President Obama might be a little disappointed to be leaving negotiations in Japan without a finalized Trans-Pacific Partnership (TPP) agreement.
I suspect he's been listening to the wrong people; those proponents who have made much noise about how imperative it is to complete a deal. Some have noted its massive scale, and some have bemoaned a perceived lack of U.S. leadership in the talks. Without the TPP as its centerpiece, say others, the grand U.S. pivot to Asia will become unhinged.
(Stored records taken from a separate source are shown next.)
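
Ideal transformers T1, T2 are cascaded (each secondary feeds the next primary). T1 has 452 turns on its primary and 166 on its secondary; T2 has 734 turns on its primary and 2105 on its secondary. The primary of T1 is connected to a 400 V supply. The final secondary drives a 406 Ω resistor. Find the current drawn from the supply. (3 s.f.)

After T1: V = 400.00 × 166/452 = 146.90 V.
After T2: V = 146.90 × 2105/734 = 421.29 V.
I_load = 421.29/406 = 1.0377 A, so P_out = 421.29 × 1.0377 = 437.16 W.
All ideal ⇒ P_in = P_out, so I_supply = 437.16/400 = 1.09 A.

I_supply ≈ 1.09 A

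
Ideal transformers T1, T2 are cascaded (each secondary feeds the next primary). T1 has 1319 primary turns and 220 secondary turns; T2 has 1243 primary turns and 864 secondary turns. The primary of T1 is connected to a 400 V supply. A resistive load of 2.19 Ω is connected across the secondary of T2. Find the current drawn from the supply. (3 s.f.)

I_supply ≈ 2.46 A

Secondary of T1: V = 400.00 × 220/1319 = 66.717 V.
Secondary of T2: V = 66.717 × 864/1243 = 46.375 V.
I_load = 46.375/2.19 = 21.176 A, so P_out = 46.375 × 21.176 = 982.01 W.
All ideal ⇒ P_in = P_out, so I_supply = 982.01/400 = 2.46 A.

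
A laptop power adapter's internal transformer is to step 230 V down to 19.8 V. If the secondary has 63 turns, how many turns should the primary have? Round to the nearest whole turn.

N_p/N_s = V_p/V_s, so N_p = 63 × 230/19.8 = 731.8 ≈ 732 turns.

N_p = 732 turns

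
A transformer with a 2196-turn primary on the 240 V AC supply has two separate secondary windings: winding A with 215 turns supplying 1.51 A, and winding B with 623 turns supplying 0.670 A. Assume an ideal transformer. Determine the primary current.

V_A = 240 × 215/2196 = 23.497 V; V_B = 240 × 623/2196 = 68.087 V.
P_out = V_A I_A + V_B I_B = 23.497×1.51 + 68.087×0.670 = 35.481 + 45.619 = 81.099 W.
Ideal ⇒ P_in = P_out, so I_p = P_out/V_p = 81.099/240 = 0.338 A.

I_p ≈ 0.338 A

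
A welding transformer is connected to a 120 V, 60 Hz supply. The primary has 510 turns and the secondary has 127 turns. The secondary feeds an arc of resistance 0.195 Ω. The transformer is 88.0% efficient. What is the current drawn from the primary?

V_s = 120 × 127/510 = 29.882 V.
I_s = V_s/R = 29.882/0.195 = 153.24 A.
P_out = V_s I_s = 29.882 × 153.24 = 4579.3 W.
P_in = P_out/η = 4579.3/0.880 = 5203.7 W.
I_p = P_in/V_p = 5203.7/120 = 43.4 A.

I_p ≈ 43.4 A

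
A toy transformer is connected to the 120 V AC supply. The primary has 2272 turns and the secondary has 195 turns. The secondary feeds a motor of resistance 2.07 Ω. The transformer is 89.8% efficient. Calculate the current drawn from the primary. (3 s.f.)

I_p ≈ 0.476 A

V_s = 120 × 195/2272 = 10.299 V.
I_s = V_s/R = 10.299/2.07 = 4.9755 A.
P_out = V_s I_s = 10.299 × 4.9755 = 51.244 W.
P_in = P_out/η = 51.244/0.898 = 57.065 W.
I_p = P_in/V_p = 57.065/120 = 0.476 A.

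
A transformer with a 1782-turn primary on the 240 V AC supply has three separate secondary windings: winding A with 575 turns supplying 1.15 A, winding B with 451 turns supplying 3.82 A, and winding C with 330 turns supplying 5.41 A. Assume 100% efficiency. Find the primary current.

I_p ≈ 2.34 A

V_A = 240 × 575/1782 = 77.441 V; V_B = 240 × 451/1782 = 60.741 V; V_C = 240 × 330/1782 = 44.444 V.
P_out = V_A I_A + V_B I_B + V_C I_C = 77.441×1.15 + 60.741×3.82 + 44.444×5.41 = 89.057 + 232.03 + 240.44 = 561.53 W.
Ideal ⇒ P_in = P_out, so I_p = P_out/V_p = 561.53/240 = 2.34 A.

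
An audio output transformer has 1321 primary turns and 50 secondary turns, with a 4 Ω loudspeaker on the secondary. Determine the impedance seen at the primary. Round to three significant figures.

Z_p ≈ 2790 Ω

Z_p = (N_p/N_s)² × Z_s = (1321/50)² × 4 = 2790 Ω.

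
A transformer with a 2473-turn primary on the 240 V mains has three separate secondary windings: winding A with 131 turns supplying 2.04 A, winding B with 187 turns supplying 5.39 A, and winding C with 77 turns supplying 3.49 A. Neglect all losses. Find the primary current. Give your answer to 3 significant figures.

I_p ≈ 0.624 A

V_A = 240 × 131/2473 = 12.713 V; V_B = 240 × 187/2473 = 18.148 V; V_C = 240 × 77/2473 = 7.4727 V.
P_out = V_A I_A + V_B I_B + V_C I_C = 12.713×2.04 + 18.148×5.39 + 7.4727×3.49 = 25.935 + 97.818 + 26.080 = 149.83 W.
Ideal ⇒ P_in = P_out, so I_p = P_out/V_p = 149.83/240 = 0.624 A.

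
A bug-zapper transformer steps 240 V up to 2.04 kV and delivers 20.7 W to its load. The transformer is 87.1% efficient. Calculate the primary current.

I_p ≈ 0.0990 A

P_in = P_out/η = 20.7/0.871 = 23.766 W.
I_p = P_in/V_p = 23.766/240 = 0.0990 A.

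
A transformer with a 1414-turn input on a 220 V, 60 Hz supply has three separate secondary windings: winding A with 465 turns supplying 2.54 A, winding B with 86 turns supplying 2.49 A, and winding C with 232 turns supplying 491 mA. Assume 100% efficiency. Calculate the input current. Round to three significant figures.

V_A = 220 × 465/1414 = 72.348 V; V_B = 220 × 86/1414 = 13.380 V; V_C = 220 × 232/1414 = 36.096 V.
P_out = V_A I_A + V_B I_B + V_C I_C = 72.348×2.54 + 13.380×2.49 + 36.096×0.491 = 183.76 + 33.317 + 17.723 = 234.80 W.
Ideal ⇒ P_in = P_out, so I_in = P_out/V_in = 234.80/220 = 1.07 A.

I_in ≈ 1.07 A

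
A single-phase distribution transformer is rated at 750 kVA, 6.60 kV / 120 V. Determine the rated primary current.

I_p = S/V_p = 750000/6600 = 114 A.

I_p ≈ 114 A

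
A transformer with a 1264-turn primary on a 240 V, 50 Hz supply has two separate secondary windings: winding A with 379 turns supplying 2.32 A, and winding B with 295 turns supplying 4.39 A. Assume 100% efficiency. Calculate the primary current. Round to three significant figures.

I_p ≈ 1.72 A

V_A = 240 × 379/1264 = 71.962 V; V_B = 240 × 295/1264 = 56.013 V.
P_out = V_A I_A + V_B I_B = 71.962×2.32 + 56.013×4.39 = 166.95 + 245.90 = 412.85 W.
Ideal ⇒ P_in = P_out, so I_p = P_out/V_p = 412.85/240 = 1.72 A.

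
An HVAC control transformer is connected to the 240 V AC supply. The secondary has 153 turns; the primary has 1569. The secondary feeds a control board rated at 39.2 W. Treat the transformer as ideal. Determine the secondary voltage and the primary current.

V_s ≈ 23.4 V, I_p ≈ 0.163 A

V_s = V_p × N_s/N_p = 240 × 153/1569 = 23.403 V.
I_s = P/V_s = 39.2/23.403 = 1.6750 A.
I_p = I_s × N_s/N_p = 1.6750 × 153/1569 = 0.163 A.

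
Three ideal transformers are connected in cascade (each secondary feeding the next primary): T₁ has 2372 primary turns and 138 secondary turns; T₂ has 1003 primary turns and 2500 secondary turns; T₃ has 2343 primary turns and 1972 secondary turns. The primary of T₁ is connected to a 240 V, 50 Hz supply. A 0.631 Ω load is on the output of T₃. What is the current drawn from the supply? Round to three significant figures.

I_supply ≈ 5.67 A

After T₁: V = 240.00 × 138/2372 = 13.963 V.
After T₂: V = 13.963 × 2500/1003 = 34.803 V.
After T₃: V = 34.803 × 1972/2343 = 29.292 V.
I_load = 29.292/0.631 = 46.422 A, so P_out = 29.292 × 46.422 = 1359.8 W.
All ideal ⇒ P_in = P_out, so I_supply = 1359.8/240 = 5.67 A.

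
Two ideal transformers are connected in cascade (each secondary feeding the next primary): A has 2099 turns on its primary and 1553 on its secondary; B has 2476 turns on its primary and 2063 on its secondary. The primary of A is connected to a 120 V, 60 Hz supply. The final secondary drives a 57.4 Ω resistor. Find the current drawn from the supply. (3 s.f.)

Secondary of A: V = 120.00 × 1553/2099 = 88.785 V.
Secondary of B: V = 88.785 × 2063/2476 = 73.976 V.
I_load = 73.976/57.4 = 1.2888 A, so P_out = 73.976 × 1.2888 = 95.338 W.
All ideal ⇒ P_in = P_out, so I_supply = 95.338/120 = 0.794 A.

I_supply ≈ 0.794 A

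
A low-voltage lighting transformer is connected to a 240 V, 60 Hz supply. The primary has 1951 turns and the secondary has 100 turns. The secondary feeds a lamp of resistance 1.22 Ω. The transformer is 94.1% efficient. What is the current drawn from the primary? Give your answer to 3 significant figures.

V_s = 240 × 100/1951 = 12.301 V.
I_s = V_s/R = 12.301/1.22 = 10.083 A.
P_out = V_s I_s = 12.301 × 10.083 = 124.04 W.
P_in = P_out/η = 124.04/0.941 = 131.81 W.
I_p = P_in/V_p = 131.81/240 = 0.549 A.

I_p ≈ 0.549 A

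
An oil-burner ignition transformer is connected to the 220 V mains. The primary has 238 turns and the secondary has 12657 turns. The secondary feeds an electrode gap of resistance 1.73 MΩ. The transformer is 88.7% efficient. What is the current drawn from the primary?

I_p ≈ 0.405 A

V_s = 220 × 12657/238 = 11700 V.
I_s = V_s/R = 11700/(1.73×10^6) = 0.0067629 A.
P_out = V_s I_s = 11700 × 0.0067629 = 79.124 W.
P_in = P_out/η = 79.124/0.887 = 89.204 W.
I_p = P_in/V_p = 89.204/220 = 0.405 A.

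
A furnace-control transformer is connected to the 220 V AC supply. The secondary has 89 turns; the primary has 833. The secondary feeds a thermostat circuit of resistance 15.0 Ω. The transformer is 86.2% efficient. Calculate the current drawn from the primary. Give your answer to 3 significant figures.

V_s = 220 × 89/833 = 23.505 V.
I_s = V_s/R = 23.505/15.0 = 1.5670 A.
P_out = V_s I_s = 23.505 × 1.5670 = 36.834 W.
P_in = P_out/η = 36.834/0.862 = 42.730 W.
I_p = P_in/V_p = 42.730/220 = 0.194 A.

I_p ≈ 0.194 A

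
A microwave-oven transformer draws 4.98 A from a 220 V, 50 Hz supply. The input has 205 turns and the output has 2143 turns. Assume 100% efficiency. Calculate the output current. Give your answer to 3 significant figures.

I_out ≈ 0.476 A

I_out/I_in = N_in/N_out, so I_out = 4.98 × 205/2143 = 0.476 A.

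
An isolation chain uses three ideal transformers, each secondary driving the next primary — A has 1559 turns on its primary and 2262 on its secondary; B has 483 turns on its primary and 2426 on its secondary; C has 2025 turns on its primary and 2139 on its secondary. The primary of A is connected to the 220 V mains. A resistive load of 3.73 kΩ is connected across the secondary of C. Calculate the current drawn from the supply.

I_supply ≈ 3.50 A

After A: V = 220.00 × 2262/1559 = 319.20 V.
After B: V = 319.20 × 2426/483 = 1603.3 V.
After C: V = 1603.3 × 2139/2025 = 1693.6 V.
I_load = 1693.6/3730 = 0.45404 A, so P_out = 1693.6 × 0.45404 = 768.93 W.
All ideal ⇒ P_in = P_out, so I_supply = 768.93/220 = 3.50 A.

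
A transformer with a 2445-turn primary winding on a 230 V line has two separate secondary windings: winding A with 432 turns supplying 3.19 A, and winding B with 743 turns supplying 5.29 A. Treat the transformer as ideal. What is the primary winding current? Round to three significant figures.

I_p ≈ 2.17 A

V_A = 230 × 432/2445 = 40.638 V; V_B = 230 × 743/2445 = 69.894 V.
P_out = V_A I_A + V_B I_B = 40.638×3.19 + 69.894×5.29 = 129.64 + 369.74 = 499.37 W.
Ideal ⇒ P_in = P_out, so I_p = P_out/V_p = 499.37/230 = 2.17 A.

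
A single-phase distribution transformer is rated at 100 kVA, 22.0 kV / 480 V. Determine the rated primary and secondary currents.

I_p ≈ 4.55 A, I_s ≈ 208 A

I_p = S/V_p = 100000/22000 = 4.55 A.
I_s = S/V_s = 100000/480 = 208 A.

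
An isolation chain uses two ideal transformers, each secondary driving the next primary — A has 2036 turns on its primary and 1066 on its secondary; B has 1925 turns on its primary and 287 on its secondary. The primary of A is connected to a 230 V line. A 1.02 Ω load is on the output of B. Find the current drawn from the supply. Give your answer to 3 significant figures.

Secondary of A: V = 230.00 × 1066/2036 = 120.42 V.
Secondary of B: V = 120.42 × 287/1925 = 17.954 V.
I_load = 17.954/1.02 = 17.602 A, so P_out = 17.954 × 17.602 = 316.02 W.
All ideal ⇒ P_in = P_out, so I_supply = 316.02/230 = 1.37 A.

I_supply ≈ 1.37 A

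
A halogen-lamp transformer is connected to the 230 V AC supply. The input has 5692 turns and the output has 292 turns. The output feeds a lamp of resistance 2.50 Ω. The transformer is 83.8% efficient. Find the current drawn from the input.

V_out = 230 × 292/5692 = 11.799 V.
I_out = V_out/R = 11.799/2.50 = 4.7196 A.
P_out = V_out I_out = 11.799 × 4.7196 = 55.687 W.
P_in = P_out/η = 55.687/0.838 = 66.452 W.
I_in = P_in/V_in = 66.452/230 = 0.289 A.

I_in ≈ 0.289 A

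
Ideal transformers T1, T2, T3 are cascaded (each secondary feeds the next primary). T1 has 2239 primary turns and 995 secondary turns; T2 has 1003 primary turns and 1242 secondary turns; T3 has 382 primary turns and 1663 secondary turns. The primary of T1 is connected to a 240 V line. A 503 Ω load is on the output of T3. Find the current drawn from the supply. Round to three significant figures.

I_supply ≈ 2.74 A

After T1: V = 240.00 × 995/2239 = 106.65 V.
After T2: V = 106.65 × 1242/1003 = 132.07 V.
After T3: V = 132.07 × 1663/382 = 574.95 V.
I_load = 574.95/503 = 1.1430 A, so P_out = 574.95 × 1.1430 = 657.19 W.
All ideal ⇒ P_in = P_out, so I_supply = 657.19/240 = 2.74 A.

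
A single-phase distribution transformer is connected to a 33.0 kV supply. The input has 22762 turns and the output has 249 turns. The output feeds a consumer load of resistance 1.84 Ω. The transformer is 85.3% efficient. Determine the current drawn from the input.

I_in ≈ 2.52 A

V_out = 33000 × 249/22762 = 361.00 V.
I_out = V_out/R = 361.00/1.84 = 196.19 A.
P_out = V_out I_out = 361.00 × 196.19 = 70825 W.
P_in = P_out/η = 70825/0.853 = 83031 W.
I_in = P_in/V_in = 83031/33000 = 2.52 A.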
But lost in this rush to secure a pact is what the TPP (and every other trade agreement) should actually accomplish: A more balanced U.S. trade account that ultimately benefits the American middle class, which recent reports show could use some help right about now. Unfortunately, America's track record on trade policy has pushed our trade deficits in the wrong direction and weakened the middle class. And despite the Obama administration bromides that this will be a "21st century trade agreement," it's hardly certain that the TPP will be any different, at least when it comes to deterring currency manipulation.
With that in mind, I say a good trade deal is well worth the wait and effort.
We've already seen what's happened when trade policy is inexpertly wielded as a tool of foreign diplomacy. Consider the debacle of permanent normalized trade relations with China in 2000. In exchange for the promises of a more open Chinese society, a Republican Congress and a Democratic president removed the threat of annual review of tariffs on Chinese imports. This resulted in none of the hoped-for democratic reforms (if anything, China has used its funding stream courtesy of our burgeoning trade imbalance to become more belligerent) and massive job loss in the U.S. manufacturing sector.
But while China and Japan couldn't be more different in terms of domestic governance, they share a remarkable similarity in international economic policy: Both regularly distort their currency exchange rates to push their trading surpluses with the U.S. high and keep them higher. Despite that fact, no U.S. action has been taken against China or Japan for manipulating their currency. And though there is much secrecy around the details of the TPP proposal (of which Japan is a potential party and is, as the world's third largest national economy, the most important negotiator aside from the U.S.), a rule barring currency manipulation has most certainly not been discussed.
That's both unfortunate and shortsighted, but maybe the president will use the extra time afforded by this TPP impasse wisely. He wouldn't be first to reconsider a position on trade policy. Decades of data have proven that an agreement at all costs is hardly one worth signing, and many free-trade heavyweights (Joe Stiglitz, Paul Krugman, Simon Johnson, and the New York Times editorial board among them) have already changed their tune.
Will President Obama do an about-face? In the early days of his administration, the president rightly chided the Clintonites in his administration who negotiated such a terrible deal with China 10 years prior. I can't imagine he'd want the next administration to be saying the same thing about a rushed and flawed TPP.